Arwen and I both went down, sailing into thick snow. Pine and orange blossom filled my nostrils. Ice in my mouth. Ringing in my ears—

"It's not your fate," she pleaded. "You need to live . "

"That's," I barked out, heart pounding in my ears, " bullshit ."

It dawned on me—perhaps well before this moment—that I might have to subdue my own wife if I had any hope of saving her.

I love you , I thought as I swung my blade. The breath in your lungs is all that matters to me , as I slammed my sword into hers. Now let me end this.

And in the distance, Lazarus sent ice in a hailstorm toward us. Mari cast spell after spell, Griffin deflecting each blow, driving him back, each attack casting the night in sparks of vivid green.

I struck harder and faster, Arwen conceding step after step, fighting to maintain her footing.

I gritted my teeth, panting, shuddering with the effort—

Until my foot met hers in the snow. And I did not waste the chance.

My shadows drenched us both, a swirl of obsidian mist, suffocating her softly, lulling her into a sleep not unlike one I had offered her when she had been racked by wolfbeast poison. This, too, would be a mercy. I could only hope she would see it as such one day, many, many years from now.
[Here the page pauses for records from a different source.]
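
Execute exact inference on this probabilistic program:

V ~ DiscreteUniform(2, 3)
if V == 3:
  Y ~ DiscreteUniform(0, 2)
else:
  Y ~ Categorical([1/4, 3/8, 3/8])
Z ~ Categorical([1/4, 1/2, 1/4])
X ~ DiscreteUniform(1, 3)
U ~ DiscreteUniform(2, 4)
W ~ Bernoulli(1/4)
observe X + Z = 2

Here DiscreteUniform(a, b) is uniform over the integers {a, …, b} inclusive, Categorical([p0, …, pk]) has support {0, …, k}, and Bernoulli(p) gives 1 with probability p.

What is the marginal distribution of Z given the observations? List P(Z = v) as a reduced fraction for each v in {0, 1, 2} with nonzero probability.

Enumerate traces; 72 have nonzero weight after conditioning:
  (V=2, Y=0, Z=0, X=2, U=2, W=0) weight 1/384
  (V=2, Y=0, Z=0, X=2, U=2, W=1) weight 1/1152
  (V=2, Y=0, Z=0, X=2, U=3, W=0) weight 1/384
  (V=2, Y=0, Z=0, X=2, U=3, W=1) weight 1/1152
  (V=2, Y=0, Z=0, X=2, U=4, W=0) weight 1/384
  (V=2, Y=0, Z=0, X=2, U=4, W=1) weight 1/1152
  (V=2, Y=0, Z=1, X=1, U=2, W=0) weight 1/192
  (V=2, Y=0, Z=1, X=1, U=2, W=1) weight 1/576
  … 64 more
Group by Z:
  weight(Z=0) = 1/12
  weight(Z=1) = 1/6
Total weight = 1/12 + 1/6 = 1/4
P(Z=0 | obs) = 1/12 / 1/4 = 1/3
P(Z=1 | obs) = 1/6 / 1/4 = 2/3

P(Z=0) = 1/3, P(Z=1) = 2/3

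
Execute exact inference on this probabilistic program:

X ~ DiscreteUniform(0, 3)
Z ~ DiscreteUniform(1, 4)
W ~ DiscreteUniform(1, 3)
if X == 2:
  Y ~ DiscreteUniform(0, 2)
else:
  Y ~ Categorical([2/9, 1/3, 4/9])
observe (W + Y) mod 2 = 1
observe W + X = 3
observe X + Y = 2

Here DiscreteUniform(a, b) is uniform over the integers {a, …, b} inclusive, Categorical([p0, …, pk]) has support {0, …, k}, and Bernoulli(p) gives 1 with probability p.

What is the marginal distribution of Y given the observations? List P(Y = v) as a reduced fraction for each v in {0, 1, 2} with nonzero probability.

P(Y=0) = 3/10, P(Y=1) = 3/10, P(Y=2) = 2/5

Enumerate traces; 12 have nonzero weight after conditioning:
  (X=0, Z=1, W=3, Y=2) weight 1/108
  (X=0, Z=2, W=3, Y=2) weight 1/108
  (X=0, Z=3, W=3, Y=2) weight 1/108
  (X=0, Z=4, W=3, Y=2) weight 1/108
  (X=1, Z=1, W=2, Y=1) weight 1/144
  (X=1, Z=2, W=2, Y=1) weight 1/144
  (X=1, Z=3, W=2, Y=1) weight 1/144
  (X=1, Z=4, W=2, Y=1) weight 1/144
  (X=2, Z=1, W=1, Y=0) weight 1/144
  … 3 more
Group by Y:
  weight(Y=0) = 1/36
  weight(Y=1) = 1/36
  weight(Y=2) = 1/27
Total weight = 1/36 + 1/36 + 1/27 = 5/54
P(Y=0 | obs) = 1/36 / 5/54 = 3/10
P(Y=1 | obs) = 1/36 / 5/54 = 3/10
P(Y=2 | obs) = 1/27 / 5/54 = 2/5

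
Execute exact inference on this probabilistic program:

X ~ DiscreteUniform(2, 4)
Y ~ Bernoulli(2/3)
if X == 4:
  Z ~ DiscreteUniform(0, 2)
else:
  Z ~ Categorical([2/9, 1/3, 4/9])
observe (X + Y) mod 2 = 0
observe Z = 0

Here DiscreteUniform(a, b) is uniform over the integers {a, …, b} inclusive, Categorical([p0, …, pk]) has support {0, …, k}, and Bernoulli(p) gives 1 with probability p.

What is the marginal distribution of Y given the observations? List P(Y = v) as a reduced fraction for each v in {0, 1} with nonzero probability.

Enumerate traces; 3 have nonzero weight after conditioning:
  (X=2, Y=0, Z=0) weight 2/81
  (X=3, Y=1, Z=0) weight 4/81
  (X=4, Y=0, Z=0) weight 1/27
Group by Y:
  weight(Y=0) = 5/81
  weight(Y=1) = 4/81
Total weight = 5/81 + 4/81 = 1/9
P(Y=0 | obs) = 5/81 / 1/9 = 5/9
P(Y=1 | obs) = 4/81 / 1/9 = 4/9

P(Y=0) = 5/9, P(Y=1) = 4/9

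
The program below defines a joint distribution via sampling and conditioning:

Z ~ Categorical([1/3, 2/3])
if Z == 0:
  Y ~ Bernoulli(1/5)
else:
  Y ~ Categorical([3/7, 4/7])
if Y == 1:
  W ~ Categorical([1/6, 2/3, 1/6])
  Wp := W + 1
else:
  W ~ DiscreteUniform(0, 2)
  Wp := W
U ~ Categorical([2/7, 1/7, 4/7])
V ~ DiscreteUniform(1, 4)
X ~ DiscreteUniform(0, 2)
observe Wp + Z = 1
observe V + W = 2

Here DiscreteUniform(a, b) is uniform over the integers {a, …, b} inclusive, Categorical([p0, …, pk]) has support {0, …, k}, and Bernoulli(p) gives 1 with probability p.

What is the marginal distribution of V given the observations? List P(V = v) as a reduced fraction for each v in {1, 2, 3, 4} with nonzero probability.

Enumerate traces; 27 have nonzero weight after conditioning:
  (Z=0, Y=0, W=1, U=0, V=1, X=0) weight 2/945
  (Z=0, Y=0, W=1, U=0, V=1, X=1) weight 2/945
  (Z=0, Y=0, W=1, U=0, V=1, X=2) weight 2/945
  (Z=0, Y=0, W=1, U=1, V=1, X=0) weight 1/945
  (Z=0, Y=0, W=1, U=1, V=1, X=1) weight 1/945
  (Z=0, Y=0, W=1, U=1, V=1, X=2) weight 1/945
  (Z=0, Y=0, W=1, U=2, V=1, X=0) weight 4/945
  (Z=0, Y=0, W=1, U=2, V=1, X=1) weight 4/945
  (Z=0, Y=1, W=0, U=0, V=2, X=0) weight 1/3780
  … 18 more
Group by V:
  weight(V=1) = 1/45
  weight(V=2) = 67/2520
Total weight = 1/45 + 67/2520 = 41/840
P(V=1 | obs) = 1/45 / 41/840 = 56/123
P(V=2 | obs) = 67/2520 / 41/840 = 67/123

P(V=1) = 56/123, P(V=2) = 67/123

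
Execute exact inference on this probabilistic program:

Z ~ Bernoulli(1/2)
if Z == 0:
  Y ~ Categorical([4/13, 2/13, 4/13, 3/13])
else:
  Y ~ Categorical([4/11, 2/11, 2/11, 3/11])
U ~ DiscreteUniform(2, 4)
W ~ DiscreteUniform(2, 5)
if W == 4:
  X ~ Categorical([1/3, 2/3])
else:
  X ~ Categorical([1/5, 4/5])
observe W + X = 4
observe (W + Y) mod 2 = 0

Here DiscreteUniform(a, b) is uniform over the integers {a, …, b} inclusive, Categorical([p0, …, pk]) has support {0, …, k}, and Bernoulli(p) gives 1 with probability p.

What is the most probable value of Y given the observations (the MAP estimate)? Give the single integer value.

Enumerate traces; 24 have nonzero weight after conditioning:
  (Z=0, Y=0, U=2, W=4, X=0) weight 1/234
  (Z=0, Y=0, U=3, W=4, X=0) weight 1/234
  (Z=0, Y=0, U=4, W=4, X=0) weight 1/234
  (Z=0, Y=1, U=2, W=3, X=1) weight 1/195
  (Z=0, Y=1, U=3, W=3, X=1) weight 1/195
  (Z=0, Y=1, U=4, W=3, X=1) weight 1/195
  (Z=0, Y=2, U=2, W=4, X=0) weight 1/234
  (Z=0, Y=2, U=3, W=4, X=0) weight 1/234
  (Z=0, Y=3, U=2, W=3, X=1) weight 1/130
  … 15 more
Group by Y:
  weight(Y=0) = 4/143
  weight(Y=1) = 24/715
  weight(Y=2) = 35/1716
  weight(Y=3) = 36/715
Total weight = 4/143 + 24/715 + 35/1716 + 36/715 = 227/1716
P(Y=0 | obs) = 4/143 / 227/1716 = 48/227
P(Y=1 | obs) = 24/715 / 227/1716 = 288/1135
P(Y=2 | obs) = 35/1716 / 227/1716 = 35/227
P(Y=3 | obs) = 36/715 / 227/1716 = 432/1135
argmax = 3

argmax_v P(Y = v | obs) = 3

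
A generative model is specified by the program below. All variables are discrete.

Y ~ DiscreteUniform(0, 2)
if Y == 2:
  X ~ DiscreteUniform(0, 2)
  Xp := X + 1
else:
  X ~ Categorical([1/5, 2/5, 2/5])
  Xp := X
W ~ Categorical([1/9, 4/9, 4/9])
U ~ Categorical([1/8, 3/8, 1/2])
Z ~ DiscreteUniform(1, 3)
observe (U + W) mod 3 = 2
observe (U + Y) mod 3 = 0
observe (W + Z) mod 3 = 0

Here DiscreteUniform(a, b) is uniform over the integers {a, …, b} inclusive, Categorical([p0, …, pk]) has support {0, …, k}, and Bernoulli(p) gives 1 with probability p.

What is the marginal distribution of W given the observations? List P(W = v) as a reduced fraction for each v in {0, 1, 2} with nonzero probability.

Enumerate traces; 9 have nonzero weight after conditioning:
  (Y=0, X=0, W=2, U=0, Z=1) weight 1/810
  (Y=0, X=1, W=2, U=0, Z=1) weight 1/405
  (Y=0, X=2, W=2, U=0, Z=1) weight 1/405
  (Y=1, X=0, W=0, U=2, Z=3) weight 1/810
  (Y=1, X=1, W=0, U=2, Z=3) weight 1/405
  (Y=1, X=2, W=0, U=2, Z=3) weight 1/405
  (Y=2, X=0, W=1, U=1, Z=2) weight 1/162
  (Y=2, X=1, W=1, U=1, Z=2) weight 1/162
  … 1 more
Group by W:
  weight(W=0) = 1/162
  weight(W=1) = 1/54
  weight(W=2) = 1/162
Total weight = 1/162 + 1/54 + 1/162 = 5/162
P(W=0 | obs) = 1/162 / 5/162 = 1/5
P(W=1 | obs) = 1/54 / 5/162 = 3/5
P(W=2 | obs) = 1/162 / 5/162 = 1/5

P(W=0) = 1/5, P(W=1) = 3/5, P(W=2) = 1/5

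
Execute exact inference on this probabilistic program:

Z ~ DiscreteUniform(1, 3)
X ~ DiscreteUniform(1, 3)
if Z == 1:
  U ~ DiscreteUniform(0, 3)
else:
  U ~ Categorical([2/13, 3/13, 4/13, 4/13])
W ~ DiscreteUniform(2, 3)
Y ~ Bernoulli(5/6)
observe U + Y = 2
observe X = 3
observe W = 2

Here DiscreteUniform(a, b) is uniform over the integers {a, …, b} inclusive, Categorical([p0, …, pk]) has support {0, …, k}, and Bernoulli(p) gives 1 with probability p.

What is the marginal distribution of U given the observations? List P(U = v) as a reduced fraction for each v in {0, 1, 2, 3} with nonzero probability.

P(U=1) = 37/46, P(U=2) = 9/46

Enumerate traces; 6 have nonzero weight after conditioning:
  (Z=1, X=3, U=1, W=2, Y=1) weight 5/432
  (Z=1, X=3, U=2, W=2, Y=0) weight 1/432
  (Z=2, X=3, U=1, W=2, Y=1) weight 5/468
  (Z=2, X=3, U=2, W=2, Y=0) weight 1/351
  (Z=3, X=3, U=1, W=2, Y=1) weight 5/468
  (Z=3, X=3, U=2, W=2, Y=0) weight 1/351
Group by U:
  weight(U=1) = 185/5616
  weight(U=2) = 5/624
Total weight = 185/5616 + 5/624 = 115/2808
P(U=1 | obs) = 185/5616 / 115/2808 = 37/46
P(U=2 | obs) = 5/624 / 115/2808 = 9/46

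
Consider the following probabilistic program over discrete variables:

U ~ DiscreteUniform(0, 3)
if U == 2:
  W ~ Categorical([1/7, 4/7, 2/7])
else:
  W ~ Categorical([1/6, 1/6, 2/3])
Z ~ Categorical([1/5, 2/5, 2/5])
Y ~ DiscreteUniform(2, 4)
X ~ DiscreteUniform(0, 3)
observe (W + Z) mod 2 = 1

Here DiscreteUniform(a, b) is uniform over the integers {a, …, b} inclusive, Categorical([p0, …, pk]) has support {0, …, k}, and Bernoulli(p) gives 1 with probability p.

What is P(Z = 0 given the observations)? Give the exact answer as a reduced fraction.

P(Z = 0 | obs) = 15/127

Enumerate traces; 192 have nonzero weight after conditioning:
  (U=0, W=0, Z=1, Y=2, X=0) weight 1/720
  (U=0, W=0, Z=1, Y=2, X=1) weight 1/720
  (U=0, W=0, Z=1, Y=2, X=2) weight 1/720
  (U=0, W=0, Z=1, Y=2, X=3) weight 1/720
  (U=0, W=0, Z=1, Y=3, X=0) weight 1/720
  (U=0, W=0, Z=1, Y=3, X=1) weight 1/720
  (U=0, W=0, Z=1, Y=3, X=2) weight 1/720
  (U=0, W=0, Z=1, Y=3, X=3) weight 1/720
  (U=0, W=1, Z=0, Y=2, X=0) weight 1/1440
  (U=0, W=1, Z=2, Y=2, X=0) weight 1/720
  … 182 more
Group by Z:
  weight(Z=0) = 3/56
  weight(Z=1) = 41/140
  weight(Z=2) = 3/28
Total weight = 3/56 + 41/140 + 3/28 = 127/280
P(Z=0 | obs) = 3/56 / 127/280 = 15/127
P(Z=1 | obs) = 41/140 / 127/280 = 82/127
P(Z=2 | obs) = 3/28 / 127/280 = 30/127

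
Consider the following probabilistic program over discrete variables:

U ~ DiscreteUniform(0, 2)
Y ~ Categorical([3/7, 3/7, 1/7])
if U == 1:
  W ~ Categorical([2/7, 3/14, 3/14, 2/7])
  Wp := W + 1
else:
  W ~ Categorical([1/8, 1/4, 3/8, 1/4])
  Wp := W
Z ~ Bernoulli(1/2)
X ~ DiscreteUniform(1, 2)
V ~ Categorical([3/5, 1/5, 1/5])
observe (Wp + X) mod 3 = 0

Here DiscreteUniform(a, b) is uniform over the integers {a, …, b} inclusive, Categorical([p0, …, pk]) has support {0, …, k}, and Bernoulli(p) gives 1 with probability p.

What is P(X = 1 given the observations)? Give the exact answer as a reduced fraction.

Enumerate traces; 126 have nonzero weight after conditioning:
  (U=0, Y=0, W=1, Z=0, X=2, V=0) weight 3/560
  (U=0, Y=0, W=1, Z=0, X=2, V=1) weight 1/560
  (U=0, Y=0, W=1, Z=0, X=2, V=2) weight 1/560
  (U=0, Y=0, W=1, Z=1, X=2, V=0) weight 3/560
  (U=0, Y=0, W=1, Z=1, X=2, V=1) weight 1/560
  (U=0, Y=0, W=1, Z=1, X=2, V=2) weight 1/560
  (U=0, Y=0, W=2, Z=0, X=1, V=0) weight 9/1120
  (U=0, Y=0, W=2, Z=0, X=1, V=1) weight 3/1120
  … 118 more
Group by X:
  weight(X=1) = 9/56
  weight(X=2) = 5/28
Total weight = 9/56 + 5/28 = 19/56
P(X=1 | obs) = 9/56 / 19/56 = 9/19
P(X=2 | obs) = 5/28 / 19/56 = 10/19

P(X = 1 | obs) = 9/19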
Arwen struggled, but my shadows proved too strong. There was nothing she could do as her furious screams fell into whimpers. As my darkness, my wings and claws blended with the night and overpowered her like fog against the sun. I swore I heard my father's low laugh.

"Please," she begged, and my heart ripped from itself.

"Forgive me," I murmured, pulling her close, feeling consciousness slip from her. Smelling honeysuckle and orange blossom for the last time. "I love you. I'll love you wherever I am, whatever I am. Always."